Je suis un homme, mais j’ai testé le Chanel N°5 à plusieurs reprises par curiosité. Rien de nouveau à dire sur ce classique : bien qu’il date des années vingt, il reste intemporel et le restera. Je ne sais pas pourquoi, peut-être à cause de l’utilisation des aldéhydes ou simplement de son parfum, mais je ne suis pas un expert. Ce que je sais, c’est qu’il a une atmosphère propre, très élégante et féminine. Je ne peux pas en dire plus car je ne l’ai jamais porté avec attention ; seulement mes impressions après l’avoir testé sur ma peau quand j’ai eu l’occasion.

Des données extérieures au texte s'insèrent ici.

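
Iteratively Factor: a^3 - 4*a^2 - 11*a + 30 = (a + 3)*(a^2 - 7*a + 10) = (a - 2)*(a + 3)*(a - 5)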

Ce parfum prometait d’être sexy, élégant et sensuel, mais il ne possède aucune de ces qualités. Aujourd’hui, il y a tant d’innovations que celui-ci fait vraiment pâle figure.
Aldehydes, synthétique et daté. Il n’a rien de sexy ni d’attrayant, c’est lourd et étouffant. Un parfum qui ne tient plus la route.
Une odeur brutale, insupportable pour moi. On me l’a offert mais je ne l’ai jamais porté car ça sent mauvais.